Where were we? Yes, women. Traditional lady roles are usually caretaker, cook, storyteller, gatherer, girlboss, etc. Women can do anything we set our minds to. I for one like to subvert the stereotype that women belong in the kitchen. I started a “grease fire” on my stove last week making a Melissa Clark recipe from the New York Times. I don’t have a fire extinguisher yet even though my dad told me to get one and I don’t have a smoke alarm even though my mom told me to replace the batteries. So I turned off the stove and cracked a window like a good prairie wife. And nobody died.
Women don’t belong in the kitchen, they belong in other people’s business. That’s why magazines and park benches were invented. If a woman cannot overhear, she cannot be. Most advice I’ve learned in my life has been from eavesdropping in a bathroom. And my life is perfect, no notes.

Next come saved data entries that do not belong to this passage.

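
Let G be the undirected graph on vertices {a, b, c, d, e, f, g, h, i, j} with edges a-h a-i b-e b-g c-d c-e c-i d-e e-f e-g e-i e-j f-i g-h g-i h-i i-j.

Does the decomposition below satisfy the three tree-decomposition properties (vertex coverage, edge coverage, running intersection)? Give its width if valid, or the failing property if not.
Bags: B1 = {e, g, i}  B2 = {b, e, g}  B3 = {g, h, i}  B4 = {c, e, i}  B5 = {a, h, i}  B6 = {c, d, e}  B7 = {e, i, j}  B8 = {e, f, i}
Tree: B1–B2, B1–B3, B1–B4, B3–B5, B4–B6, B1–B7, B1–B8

Every vertex of G appears in some bag (union = {a, b, c, d, e, f, g, h, i, j}); every edge is covered by a bag; and for each vertex v the set of bags containing v is connected in the bag tree. The decomposition is therefore valid. The largest bag has 3 vertices, so the width is 2.

Yes; width 2.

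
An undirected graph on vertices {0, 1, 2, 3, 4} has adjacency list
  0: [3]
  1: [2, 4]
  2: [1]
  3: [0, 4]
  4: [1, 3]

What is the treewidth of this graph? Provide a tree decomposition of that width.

Each bag holds 2 vertices, so the decomposition has width 1, which upper-bounds the treewidth. Since G has at least one edge (e.g. 2–1), it is not an edgeless graph, so tw(G) ≥ 1. Combining the bounds, tw(G) = 1.

Treewidth 1.
One such decomposition:
Bags: B1 = {1, 2}  B2 = {1, 4}  B3 = {3, 4}  B4 = {0, 3}
Tree: B1–B2, B2–B3, B3–B4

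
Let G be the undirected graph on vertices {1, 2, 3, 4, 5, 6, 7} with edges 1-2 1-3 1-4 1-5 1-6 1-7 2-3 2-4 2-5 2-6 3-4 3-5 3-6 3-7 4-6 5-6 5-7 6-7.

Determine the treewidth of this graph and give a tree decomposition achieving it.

Every bag has size at most 5, so the width is 5 − 1 = 4 and tw(G) ≤ 4. For the lower bound, the 5 vertices {1, 2, 3, 4, 6} are pairwise adjacent, and any tree decomposition puts a clique entirely inside one bag — forcing width ≥ 4. Hence tw(G) = 4 exactly.

Treewidth 4.
Bags: B1 = {1, 2, 3, 5, 6}  B2 = {1, 3, 5, 6, 7}  B3 = {1, 2, 3, 4, 6}
Tree: B1–B2, B1–B3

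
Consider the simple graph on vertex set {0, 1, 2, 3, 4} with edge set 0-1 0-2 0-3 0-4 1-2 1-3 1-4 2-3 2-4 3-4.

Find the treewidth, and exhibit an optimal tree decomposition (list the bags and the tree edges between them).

With just one bag of size 5, the width is 5 − 1 = 4, so tw(G) ≤ 4. On the other hand G contains the 5-clique {0, 1, 2, 3, 4}. A clique must lie in a single bag of any decomposition, so no decomposition can have width below 4. Hence tw(G) = 4 exactly.

Treewidth 4.
Bags: B1 = {0, 1, 2, 3, 4}
Tree: (single bag)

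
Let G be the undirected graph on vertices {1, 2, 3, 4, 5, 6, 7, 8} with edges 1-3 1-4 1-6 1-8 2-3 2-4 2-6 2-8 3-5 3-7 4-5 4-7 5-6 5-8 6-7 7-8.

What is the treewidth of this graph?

A width-4 tree decomposition is:
Bags: B1 = {3, 4, 5, 6, 8}  B2 = {3, 4, 6, 7, 8}  B3 = {2, 3, 4, 6, 8}  B4 = {1, 3, 4, 6, 8}
Tree: B1–B2, B2–B3, B3–B4
Each bag holds 5 vertices, so the decomposition has width 4, which upper-bounds the treewidth. For the lower bound: the 5 vertex sets {4,5}, {3,7}, {2,6}, {8}, {1} are disjoint, each induces a connected subgraph, and every pair is joined by at least one edge of G. Contracting each set to a single vertex therefore yields K_{5} as a minor, and since treewidth is minor-monotone, tw(G) ≥ tw(K_{5}) = 4. Therefore the treewidth is 4.

4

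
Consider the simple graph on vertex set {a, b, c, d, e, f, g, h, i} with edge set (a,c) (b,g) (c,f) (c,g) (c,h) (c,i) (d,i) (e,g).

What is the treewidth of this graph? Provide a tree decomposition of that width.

Treewidth 1.
One optimal decomposition is:
Bags: B1 = {c, g}  B2 = {e, g}  B3 = {a, c}  B4 = {c, i}  B5 = {d, i}  B6 = {b, g}  B7 = {c, h}  B8 = {c, f}
Tree: B1–B2, B1–B3, B3–B4, B4–B5, B1–B6, B4–B7, B3–B8

Each bag holds 2 vertices, so the decomposition has width 1, which upper-bounds the treewidth. Since G has at least one edge (e.g. g–c), it is not an edgeless graph, so tw(G) ≥ 1. Combining the bounds, tw(G) = 1.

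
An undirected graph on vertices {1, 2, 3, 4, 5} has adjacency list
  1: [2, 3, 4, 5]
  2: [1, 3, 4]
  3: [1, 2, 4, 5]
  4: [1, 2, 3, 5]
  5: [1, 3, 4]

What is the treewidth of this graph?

3

A width-3 tree decomposition is:
Bags: B1 = {1, 2, 3, 4}  B2 = {1, 3, 4, 5}
Tree: B1–B2
Every bag has size at most 4, so the width is 4 − 1 = 3 and tw(G) ≤ 3. Conversely, {1, 2, 3, 4} is a clique of size 4, and the vertices of any clique must share a bag in every tree decomposition; so some bag has ≥ 4 vertices and tw(G) ≥ 3. Therefore the treewidth is 3.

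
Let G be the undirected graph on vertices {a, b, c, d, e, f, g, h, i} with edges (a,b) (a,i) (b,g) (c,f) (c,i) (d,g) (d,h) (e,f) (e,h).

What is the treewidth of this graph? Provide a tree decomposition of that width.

Treewidth 2.
One such decomposition:
Bags: B1 = {a, b, g}  B2 = {a, d, g}  B3 = {a, d, h}  B4 = {a, e, h}  B5 = {a, e, f}  B6 = {a, c, f}  B7 = {a, c, i}
Tree: B1–B2, B2–B3, B3–B4, B4–B5, B5–B6, B6–B7

The largest bag has 3 vertices, giving width 2; this decomposition certifies tw(G) ≤ 2. Since a–b–g–d–h–e–f–c–i–a is a cycle in G, G is not acyclic. Forests are exactly the graphs of treewidth ≤ 1, so tw(G) ≥ 2. Combining the bounds, tw(G) = 2.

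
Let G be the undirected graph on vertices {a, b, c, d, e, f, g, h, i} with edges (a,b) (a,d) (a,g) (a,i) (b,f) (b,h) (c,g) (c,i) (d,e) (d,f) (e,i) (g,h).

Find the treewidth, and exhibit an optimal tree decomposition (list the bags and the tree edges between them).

Treewidth 3.
One such decomposition:
Bags: B1 = {d, e, f, i}  B2 = {a, d, f, i}  B3 = {a, b, f, i}  B4 = {a, b, c, i}  B5 = {a, b, c, g}  B6 = {b, c, g, h}
Tree: B1–B2, B2–B3, B3–B4, B4–B5, B5–B6

Every bag has size at most 4, so the width is 4 − 1 = 3 and tw(G) ≤ 3. For the lower bound: the 4 vertex sets {d,e,f}, {i}, {a}, {b,c,g,h} are disjoint, each induces a connected subgraph, and every pair is joined by at least one edge of G. Contracting each set to a single vertex therefore yields K_{4} as a minor, and since treewidth is minor-monotone, tw(G) ≥ tw(K_{4}) = 3. Therefore the treewidth is 3.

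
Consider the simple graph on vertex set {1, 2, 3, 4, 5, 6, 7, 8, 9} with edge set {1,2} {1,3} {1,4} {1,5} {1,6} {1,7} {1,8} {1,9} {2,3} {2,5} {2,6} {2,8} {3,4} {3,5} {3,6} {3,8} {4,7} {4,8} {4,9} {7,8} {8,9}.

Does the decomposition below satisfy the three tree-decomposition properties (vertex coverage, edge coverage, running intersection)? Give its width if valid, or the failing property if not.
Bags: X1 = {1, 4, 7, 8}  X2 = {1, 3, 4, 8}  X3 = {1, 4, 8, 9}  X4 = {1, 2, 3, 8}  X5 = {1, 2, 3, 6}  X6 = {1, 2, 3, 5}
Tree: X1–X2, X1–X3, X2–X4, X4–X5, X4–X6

Every vertex of G appears in some bag (union = {1, 2, 3, 4, 5, 6, 7, 8, 9}); every edge is covered by a bag; and for each vertex v the set of bags containing v is connected in the bag tree. The decomposition is therefore valid. The largest bag has 4 vertices, so the width is 3.

Yes; width 3.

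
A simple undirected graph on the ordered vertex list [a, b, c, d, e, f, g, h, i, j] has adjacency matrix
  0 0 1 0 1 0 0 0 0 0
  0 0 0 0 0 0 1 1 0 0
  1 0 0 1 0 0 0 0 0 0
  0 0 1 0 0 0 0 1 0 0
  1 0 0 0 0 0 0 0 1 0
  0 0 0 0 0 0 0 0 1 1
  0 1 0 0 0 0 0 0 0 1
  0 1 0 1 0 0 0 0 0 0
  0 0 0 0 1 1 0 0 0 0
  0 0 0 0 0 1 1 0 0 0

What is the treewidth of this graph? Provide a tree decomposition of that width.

Treewidth 2.
Bags: B1 = {a, c, e}  B2 = {c, d, e}  B3 = {d, e, h}  B4 = {b, e, h}  B5 = {b, e, g}  B6 = {e, g, j}  B7 = {e, f, j}  B8 = {e, f, i}
Tree: B1–B2, B2–B3, B3–B4, B4–B5, B5–B6, B6–B7, B7–B8

Each bag holds 3 vertices, so the decomposition has width 2, which upper-bounds the treewidth. Since e–a–c–d–h–b–g–j–f–i–e is a cycle in G, G is not acyclic. Forests are exactly the graphs of treewidth ≤ 1, so tw(G) ≥ 2. Combining the bounds, tw(G) = 2.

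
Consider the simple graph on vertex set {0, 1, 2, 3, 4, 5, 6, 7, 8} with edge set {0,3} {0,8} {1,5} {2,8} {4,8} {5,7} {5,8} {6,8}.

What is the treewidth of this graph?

1

A width-1 tree decomposition is:
Bags: B1 = {6, 8}  B2 = {5, 8}  B3 = {4, 8}  B4 = {2, 8}  B5 = {5, 7}  B6 = {1, 5}  B7 = {0, 8}  B8 = {0, 3}
Tree: B1–B2, B1–B3, B2–B4, B2–B5, B2–B6, B3–B7, B7–B8
Each bag holds 2 vertices, so the decomposition has width 1, which upper-bounds the treewidth. G has an edge, so its treewidth is at least 1. Combining the bounds, tw(G) = 1.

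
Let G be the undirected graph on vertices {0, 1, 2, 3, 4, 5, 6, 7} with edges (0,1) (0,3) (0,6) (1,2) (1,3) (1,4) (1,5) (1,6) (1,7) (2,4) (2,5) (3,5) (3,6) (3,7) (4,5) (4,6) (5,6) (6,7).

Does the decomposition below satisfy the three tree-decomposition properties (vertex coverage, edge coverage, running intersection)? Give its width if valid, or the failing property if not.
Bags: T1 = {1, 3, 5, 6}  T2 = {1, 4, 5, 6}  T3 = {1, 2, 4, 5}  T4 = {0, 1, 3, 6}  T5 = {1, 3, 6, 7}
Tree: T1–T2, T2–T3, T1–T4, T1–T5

Vertex coverage: the bags together contain {0, 1, 2, 3, 4, 5, 6, 7}, the full vertex set. Edge coverage: each edge of G has both endpoints in at least one bag. Running intersection: for every vertex, the bags containing it form a connected subtree. All three properties hold, so this is a valid tree decomposition of width max|bag| − 1 = 3, and hence tw(G) ≤ 3.

Yes; width 3.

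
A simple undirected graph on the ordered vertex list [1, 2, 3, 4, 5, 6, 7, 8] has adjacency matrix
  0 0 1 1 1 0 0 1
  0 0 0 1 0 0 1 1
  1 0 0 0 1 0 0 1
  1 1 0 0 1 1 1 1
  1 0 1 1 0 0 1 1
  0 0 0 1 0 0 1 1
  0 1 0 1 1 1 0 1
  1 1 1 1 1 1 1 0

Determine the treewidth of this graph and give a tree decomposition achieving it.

Treewidth 3.
One such decomposition:
Bags: B1 = {4, 6, 7, 8}  B2 = {2, 4, 7, 8}  B3 = {4, 5, 7, 8}  B4 = {1, 4, 5, 8}  B5 = {1, 3, 5, 8}
Tree: B1–B2, B2–B3, B3–B4, B4–B5

The largest bag has 4 vertices, giving width 3; this decomposition certifies tw(G) ≤ 3. On the other hand G contains the 4-clique {1, 3, 5, 8}. A clique must lie in a single bag of any decomposition, so no decomposition can have width below 3. The upper and lower bounds meet at 3, so that is the treewidth.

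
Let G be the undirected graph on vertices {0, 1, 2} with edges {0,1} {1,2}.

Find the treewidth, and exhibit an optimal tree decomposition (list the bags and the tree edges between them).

Treewidth 1.
One optimal decomposition is:
Bags: B1 = {1, 2}  B2 = {0, 1}
Tree: B1–B2

Every bag has size at most 2, so the width is 2 − 1 = 1 and tw(G) ≤ 1. Since G has at least one edge (e.g. 2–1), it is not an edgeless graph, so tw(G) ≥ 1. The upper and lower bounds meet at 1, so that is the treewidth.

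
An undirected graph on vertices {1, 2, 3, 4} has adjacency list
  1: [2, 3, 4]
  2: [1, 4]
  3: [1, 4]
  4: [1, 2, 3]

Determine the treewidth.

A width-2 tree decomposition is:
Bags: B1 = {1, 3, 4}  B2 = {1, 2, 4}
Tree: B1–B2
The largest bag has 3 vertices, giving width 2; this decomposition certifies tw(G) ≤ 2. For the lower bound, the 3 vertices {1, 2, 4} are pairwise adjacent, and any tree decomposition puts a clique entirely inside one bag — forcing width ≥ 2. Combining the bounds, tw(G) = 2.

2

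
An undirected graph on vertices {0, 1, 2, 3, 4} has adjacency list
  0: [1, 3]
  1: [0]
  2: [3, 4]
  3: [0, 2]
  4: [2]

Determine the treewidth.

A width-1 tree decomposition is:
Bags: B1 = {2, 4}  B2 = {2, 3}  B3 = {0, 3}  B4 = {0, 1}
Tree: B1–B2, B2–B3, B3–B4
Every bag has size at most 2, so the width is 2 − 1 = 1 and tw(G) ≤ 1. Any graph with an edge has treewidth ≥ 1, and G has the edge 4–2. Hence tw(G) = 1 exactly.

1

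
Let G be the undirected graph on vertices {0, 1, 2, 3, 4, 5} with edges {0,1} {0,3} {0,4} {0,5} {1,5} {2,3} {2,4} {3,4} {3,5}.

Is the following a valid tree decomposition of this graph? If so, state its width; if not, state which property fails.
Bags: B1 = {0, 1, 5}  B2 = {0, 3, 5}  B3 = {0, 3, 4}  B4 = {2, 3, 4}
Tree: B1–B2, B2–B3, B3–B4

Checking the three conditions: (i) the bags cover all of {0, 1, 2, 3, 4, 5}; (ii) for each edge, some bag contains both endpoints; (iii) the bags containing any fixed vertex form a subtree. All hold, so the decomposition is valid with width 3 − 1 = 2.

Yes; width 2.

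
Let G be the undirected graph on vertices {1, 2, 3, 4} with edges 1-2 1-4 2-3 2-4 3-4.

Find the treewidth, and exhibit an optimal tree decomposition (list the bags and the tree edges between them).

Every bag has size at most 3, so the width is 3 − 1 = 2 and tw(G) ≤ 2. Conversely, {1, 2, 4} is a clique of size 3, and the vertices of any clique must share a bag in every tree decomposition; so some bag has ≥ 3 vertices and tw(G) ≥ 2. Therefore the treewidth is 2.

Treewidth 2.
One such decomposition:
Bags: B1 = {1, 2, 4}  B2 = {2, 3, 4}
Tree: B1–B2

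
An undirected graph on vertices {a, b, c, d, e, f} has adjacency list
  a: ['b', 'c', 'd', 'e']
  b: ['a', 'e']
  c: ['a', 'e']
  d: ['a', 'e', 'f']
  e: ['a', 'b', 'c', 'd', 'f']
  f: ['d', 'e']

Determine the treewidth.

A width-2 tree decomposition is:
Bags: B1 = {a, d, e}  B2 = {a, b, e}  B3 = {a, c, e}  B4 = {d, e, f}
Tree: B1–B2, B2–B3, B1–B4
The largest bag has 3 vertices, giving width 2; this decomposition certifies tw(G) ≤ 2. On the other hand G contains the 3-clique {a, d, e}. A clique must lie in a single bag of any decomposition, so no decomposition can have width below 2. Combining the bounds, tw(G) = 2.

2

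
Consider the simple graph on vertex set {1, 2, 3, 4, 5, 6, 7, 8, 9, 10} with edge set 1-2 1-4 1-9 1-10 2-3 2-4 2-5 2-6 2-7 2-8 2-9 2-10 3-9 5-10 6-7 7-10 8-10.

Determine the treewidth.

A width-2 tree decomposition is:
Bags: B1 = {1, 2, 10}  B2 = {1, 2, 4}  B3 = {2, 8, 10}  B4 = {1, 2, 9}  B5 = {2, 5, 10}  B6 = {2, 3, 9}  B7 = {2, 7, 10}  B8 = {2, 6, 7}
Tree: B1–B2, B1–B3, B1–B4, B3–B5, B4–B6, B1–B7, B7–B8
Each bag holds 3 vertices, so the decomposition has width 2, which upper-bounds the treewidth. On the other hand G contains the 3-clique {2, 3, 9}. A clique must lie in a single bag of any decomposition, so no decomposition can have width below 2. Therefore the treewidth is 2.

2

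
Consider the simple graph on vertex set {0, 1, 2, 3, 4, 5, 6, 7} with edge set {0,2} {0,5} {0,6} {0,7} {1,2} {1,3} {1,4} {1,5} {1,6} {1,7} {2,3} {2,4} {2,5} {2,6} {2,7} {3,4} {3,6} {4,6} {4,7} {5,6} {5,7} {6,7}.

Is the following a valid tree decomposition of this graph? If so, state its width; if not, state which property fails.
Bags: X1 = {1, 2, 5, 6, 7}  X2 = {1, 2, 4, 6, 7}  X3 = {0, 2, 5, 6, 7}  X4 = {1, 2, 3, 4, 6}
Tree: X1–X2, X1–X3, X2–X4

Yes; width 4.

Checking the three conditions: (i) the bags cover all of {0, 1, 2, 3, 4, 5, 6, 7}; (ii) for each edge, some bag contains both endpoints; (iii) the bags containing any fixed vertex form a subtree. All hold, so the decomposition is valid with width 5 − 1 = 4.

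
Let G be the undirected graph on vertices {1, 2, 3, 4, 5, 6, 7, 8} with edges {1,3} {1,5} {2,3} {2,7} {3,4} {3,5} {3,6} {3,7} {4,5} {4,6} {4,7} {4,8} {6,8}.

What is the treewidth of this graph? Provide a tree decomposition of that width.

The largest bag has 3 vertices, giving width 2; this decomposition certifies tw(G) ≤ 2. For the lower bound, the 3 vertices {4, 6, 8} are pairwise adjacent, and any tree decomposition puts a clique entirely inside one bag — forcing width ≥ 2. Therefore the treewidth is 2.

Treewidth 2.
One such decomposition:
Bags: B1 = {3, 4, 6}  B2 = {3, 4, 7}  B3 = {3, 4, 5}  B4 = {4, 6, 8}  B5 = {1, 3, 5}  B6 = {2, 3, 7}
Tree: B1–B2, B2–B3, B1–B4, B3–B5, B2–B6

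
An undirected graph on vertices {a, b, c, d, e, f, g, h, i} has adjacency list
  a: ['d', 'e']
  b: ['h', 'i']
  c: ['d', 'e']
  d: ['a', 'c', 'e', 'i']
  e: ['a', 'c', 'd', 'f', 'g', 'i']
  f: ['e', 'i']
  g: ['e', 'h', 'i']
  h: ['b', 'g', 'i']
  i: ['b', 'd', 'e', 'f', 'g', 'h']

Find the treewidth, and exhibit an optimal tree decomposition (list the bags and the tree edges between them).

Treewidth 2.
One such decomposition:
Bags: B1 = {e, f, i}  B2 = {d, e, i}  B3 = {c, d, e}  B4 = {e, g, i}  B5 = {g, h, i}  B6 = {b, h, i}  B7 = {a, d, e}
Tree: B1–B2, B2–B3, B2–B4, B4–B5, B5–B6, B2–B7

Each bag holds 3 vertices, so the decomposition has width 2, which upper-bounds the treewidth. For the lower bound, the 3 vertices {c, d, e} are pairwise adjacent, and any tree decomposition puts a clique entirely inside one bag — forcing width ≥ 2. The upper and lower bounds meet at 2, so that is the treewidth.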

Women spend a lot of time comparing. I for one have spent so much time looking at Barbara Streisand’s nose to determine if mine is cutely Jewish like hers or too big. The answer is that I can never get a nose job anyway because I’m afraid of the concept of anesthesia.
Have you ever compared yourself to your ex’s new girlfriend? Wife? Don’t lie. It’s really easy and fun. Women sometimes find ourselves knee deep in LinkedIn to see if she has some Microsoft certifications that I don’t. And she never does. She’s just another girl, like you, looking for love in a lonely world.
Women are pit against each other and it sucks because women are all the same. We all just want to be described in detail and we want to be able to walk home at night with headphones in. I’m just like you. I twirl my shoulder length once-but-never-again balayaged hair into my claw clip one swoop at a time. And when I get my period I dance around on a tennis court in a white dress. Because I don’t know the rules.
Stacy’s mom did go on a business trip, now that I think of it. We need more multifaceted women like her in the media. And we need more movies filmed in abandoned shopping malls. This has been my platform, I’m running to be the girl of your dreams.